Aproximando quase três anos, Mariáh viajou entre todas as escuridões que os entorpecentes poderiam permitir. O professor Dr. Joed Silva, já havia ensinado tudo o que era possível sobre arqueologia e loucura para Mariáh, apenas esqueceu de ensinar que no relacionamento intelectual, não deveria haver controle, e muito menos posse ao desejo e a liberdade do outro.
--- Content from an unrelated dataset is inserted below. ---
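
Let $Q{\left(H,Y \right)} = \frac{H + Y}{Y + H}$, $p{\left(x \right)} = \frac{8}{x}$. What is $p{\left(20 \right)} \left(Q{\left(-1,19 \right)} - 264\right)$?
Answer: $- \frac{526}{5} \approx -105.2$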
Mariáh estava preste a concluir o seu mestrado, quando viu a cena que ela não estava preparada, quase enlouqueceu. Encontrou seu professor beijando ferozmente no seu escritório, uma aluna novata. Professor Dr. Joed Silva era um mestre em seduzir belas alunas. Mariáh abriu a porta, ficou paralisada, não falou uma única palavra e se foi. Professor Dr, Joed, apenas fechou-a.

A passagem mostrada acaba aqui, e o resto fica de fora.